Evan's eyes flicked to Reid's hands—fingers tapping lightly against the notebook, careful, deliberate. He noticed how Reid hesitated just enough before speaking, choosing the exact words. There was intelligence in restraint, in the pause before commitment. A kindred precision, though expressed differently.
Reid glanced toward the front of the room, where Gideon was collecting his notes after the lecture. "I should introduce you," he said. "Gideon—this is Evan. He's from the DOJ."
Gideon looked up from the podium, expression calm but attentive. "Ah," he said, voice measured. "I've reviewed some of your case notes from the DOJ. Good to meet you in person."
"Thank you," Evan replied, nodding.
Gideon gestured to a nearby chair. "Sit for a moment. Walk me through your observations from today's case study.
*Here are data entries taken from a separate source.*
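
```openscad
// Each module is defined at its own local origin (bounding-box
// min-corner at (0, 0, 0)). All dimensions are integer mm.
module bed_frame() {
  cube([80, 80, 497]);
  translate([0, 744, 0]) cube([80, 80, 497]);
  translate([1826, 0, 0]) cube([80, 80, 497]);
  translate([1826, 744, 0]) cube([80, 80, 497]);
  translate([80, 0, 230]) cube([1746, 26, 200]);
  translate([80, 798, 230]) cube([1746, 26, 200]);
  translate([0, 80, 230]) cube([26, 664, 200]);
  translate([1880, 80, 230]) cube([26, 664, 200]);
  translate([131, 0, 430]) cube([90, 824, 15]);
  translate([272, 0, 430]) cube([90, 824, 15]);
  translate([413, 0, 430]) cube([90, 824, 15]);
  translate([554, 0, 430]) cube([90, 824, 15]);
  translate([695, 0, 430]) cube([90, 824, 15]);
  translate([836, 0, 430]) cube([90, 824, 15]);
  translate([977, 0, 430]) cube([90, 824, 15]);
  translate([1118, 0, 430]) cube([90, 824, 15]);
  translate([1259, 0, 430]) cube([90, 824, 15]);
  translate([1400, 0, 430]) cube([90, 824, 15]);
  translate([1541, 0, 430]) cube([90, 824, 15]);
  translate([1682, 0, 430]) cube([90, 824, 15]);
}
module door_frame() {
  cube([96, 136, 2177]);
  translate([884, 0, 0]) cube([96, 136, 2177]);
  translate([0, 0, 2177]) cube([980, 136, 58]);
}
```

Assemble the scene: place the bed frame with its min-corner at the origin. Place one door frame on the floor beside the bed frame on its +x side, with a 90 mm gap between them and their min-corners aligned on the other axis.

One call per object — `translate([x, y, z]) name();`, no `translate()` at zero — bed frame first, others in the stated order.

bed_frame();
translate([1996, 0, 0]) door_frame();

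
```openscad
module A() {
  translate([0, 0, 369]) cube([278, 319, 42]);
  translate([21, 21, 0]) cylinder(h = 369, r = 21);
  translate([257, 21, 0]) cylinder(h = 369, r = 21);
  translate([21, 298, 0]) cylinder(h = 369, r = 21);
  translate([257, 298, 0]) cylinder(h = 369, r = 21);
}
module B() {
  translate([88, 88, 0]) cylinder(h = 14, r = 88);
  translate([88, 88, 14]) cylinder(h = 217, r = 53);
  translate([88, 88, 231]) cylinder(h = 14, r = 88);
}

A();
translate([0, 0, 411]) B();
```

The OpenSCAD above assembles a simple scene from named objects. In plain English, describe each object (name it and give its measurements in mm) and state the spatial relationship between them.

A is a four-legged stool. The seat is 278×319 mm, 42 mm thick, top at z = 411 mm. It stands on four round legs, each 42 mm in diameter, from z = 0 to the seat underside, each leg's axis is inset half a diameter from the nearest pair of seat edges (so the leg's bounding box is flush with the corner).

B is a spool: two coaxial disc flanges of radius 88 mm and thickness 14 mm, joined by a core cylinder of radius 53 mm and height 217 mm. The lower flange rests on z = 0 and the three cylinders share a vertical axis.

The spool is on top of the stool.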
What did you notice that might have been overlooked in the initial review?"
Evan sank into the seat, outlining his points succinctly: subtle variations in timing, connections across jurisdictions, minor deviations in offender behavior. Gideon listened, occasionally nodding, letting him finish before asking precise follow-ups.
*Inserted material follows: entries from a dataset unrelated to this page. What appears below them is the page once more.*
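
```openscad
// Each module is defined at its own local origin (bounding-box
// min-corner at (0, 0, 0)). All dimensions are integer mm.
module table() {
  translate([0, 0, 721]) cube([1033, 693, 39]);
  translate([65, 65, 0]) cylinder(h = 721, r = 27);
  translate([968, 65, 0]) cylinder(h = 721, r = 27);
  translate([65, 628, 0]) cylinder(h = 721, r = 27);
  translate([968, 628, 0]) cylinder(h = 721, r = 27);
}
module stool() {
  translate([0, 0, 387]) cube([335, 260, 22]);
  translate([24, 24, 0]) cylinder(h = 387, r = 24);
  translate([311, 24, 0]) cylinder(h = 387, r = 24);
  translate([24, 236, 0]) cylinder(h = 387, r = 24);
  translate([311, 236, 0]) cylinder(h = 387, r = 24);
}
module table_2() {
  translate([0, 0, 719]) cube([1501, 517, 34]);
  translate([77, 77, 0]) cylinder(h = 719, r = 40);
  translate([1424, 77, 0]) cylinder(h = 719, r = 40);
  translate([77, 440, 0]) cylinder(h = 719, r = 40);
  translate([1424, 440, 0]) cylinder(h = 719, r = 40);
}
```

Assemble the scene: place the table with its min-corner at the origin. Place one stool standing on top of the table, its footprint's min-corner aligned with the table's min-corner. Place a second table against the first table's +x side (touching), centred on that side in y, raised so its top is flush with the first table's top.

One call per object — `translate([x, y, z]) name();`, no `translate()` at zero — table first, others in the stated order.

table();
translate([0, 0, 760]) stool();
translate([1033, 88, 7]) table_2();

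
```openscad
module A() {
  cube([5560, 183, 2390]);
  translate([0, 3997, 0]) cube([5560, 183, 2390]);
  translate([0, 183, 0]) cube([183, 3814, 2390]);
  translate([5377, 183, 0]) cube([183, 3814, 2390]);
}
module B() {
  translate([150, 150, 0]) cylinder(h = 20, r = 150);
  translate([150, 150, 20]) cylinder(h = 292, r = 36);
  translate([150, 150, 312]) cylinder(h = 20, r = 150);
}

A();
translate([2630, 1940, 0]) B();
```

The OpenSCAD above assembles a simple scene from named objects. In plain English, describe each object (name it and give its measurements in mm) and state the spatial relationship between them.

A is a box-shaped house frame (walls only): outside footprint 5560×4180 mm, wall height 2390 mm, wall thickness 183 mm. The two y-facing walls run the full x-width; the two x-facing walls fit between the inner faces of the y-facing walls.

B is a spool: two coaxial disc flanges of radius 150 mm and thickness 20 mm, joined by a core cylinder of radius 36 mm and height 292 mm. The lower flange rests on z = 0 and the three cylinders share a vertical axis.

The spool sits inside the house frame, centred.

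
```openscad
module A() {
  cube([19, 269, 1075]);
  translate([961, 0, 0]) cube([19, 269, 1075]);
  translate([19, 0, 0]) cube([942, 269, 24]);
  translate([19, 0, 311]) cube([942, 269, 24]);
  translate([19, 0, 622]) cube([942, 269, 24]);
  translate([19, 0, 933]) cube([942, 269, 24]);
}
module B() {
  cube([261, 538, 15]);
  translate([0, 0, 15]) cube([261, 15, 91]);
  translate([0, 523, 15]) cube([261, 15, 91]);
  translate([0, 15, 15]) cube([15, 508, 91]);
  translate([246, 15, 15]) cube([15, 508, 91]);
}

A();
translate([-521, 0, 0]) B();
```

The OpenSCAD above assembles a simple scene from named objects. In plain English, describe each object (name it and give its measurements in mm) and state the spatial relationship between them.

A is an open bookshelf. Two side panels, each 19 mm thick, 269 mm deep and 1075 mm tall, stand 980 mm apart (outside-to-outside). Between them sit 4 shelves, each 24 mm thick and 269 mm deep, spanning the full gap between the sides. The bottom shelf rests on the floor (its underside at z = 0) and the clear gap between one shelf's top and the next shelf's underside is 287 mm.

B is an open-topped rectangular box: outside dimensions 261×538×106 mm, with a uniform wall and base thickness of 15 mm. The base is a full 261×538 slab on the floor; four walls sit on top of the base. The front and back walls (the −y and +y sides) span the full width; the two side walls fit between them.

The open box is on the floor beside the bookshelf on its −x side.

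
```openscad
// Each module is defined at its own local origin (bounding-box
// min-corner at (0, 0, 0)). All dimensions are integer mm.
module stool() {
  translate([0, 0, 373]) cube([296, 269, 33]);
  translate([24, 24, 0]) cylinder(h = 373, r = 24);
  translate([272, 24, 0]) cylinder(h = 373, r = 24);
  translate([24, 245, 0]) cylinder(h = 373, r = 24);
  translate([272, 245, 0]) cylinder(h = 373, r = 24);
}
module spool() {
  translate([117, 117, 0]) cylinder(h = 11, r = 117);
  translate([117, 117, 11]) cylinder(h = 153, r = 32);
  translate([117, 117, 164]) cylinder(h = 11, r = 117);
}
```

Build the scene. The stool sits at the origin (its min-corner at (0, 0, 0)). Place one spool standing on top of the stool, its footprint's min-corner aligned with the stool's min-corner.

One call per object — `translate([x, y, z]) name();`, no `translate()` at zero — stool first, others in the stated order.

stool();
translate([0, 0, 406]) spool();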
"You have a careful eye," Gideon said. "But remember—analysis is only part of the work. Interpretation, intuition, and timing in the field matter as much. Patterns are tools, not the end itself."
Evan absorbed the advice, noting Gideon's deliberate phrasing, calm authority, and the unspoken expectation that profilers act on their observations, not just analyse them.
As Evan stepped into the hall, the late morning sun warming his face, he felt a pull in his chest—a tightening that was no longer hesitation, but urgency. Seeing the BAU in motion, observing methodology in practice, and encountering someone whose mind worked in a rhythm complementary to his own—he felt what it would take to step fully into the work.
This was not about patterns anymore. Not just about observation. It was about action, responsibility, and the lives behind the data. He had decided to be part of it.
He adjusted the strap of his briefcase and stepped out of the lecture hall, walking across the campus with the hum of activity around him—cadets in drills, instructors moving between classrooms. He wasn't part of their ranks yet, but he could see the steps ahead: orientation, training at the Academy, interviews, shadowing experienced agents, and eventually contributing in the field. Each movement was deliberate, measured, cataloged internally. He felt the pull of momentum, the quiet certainty that he had chosen the path, and there was no turning back.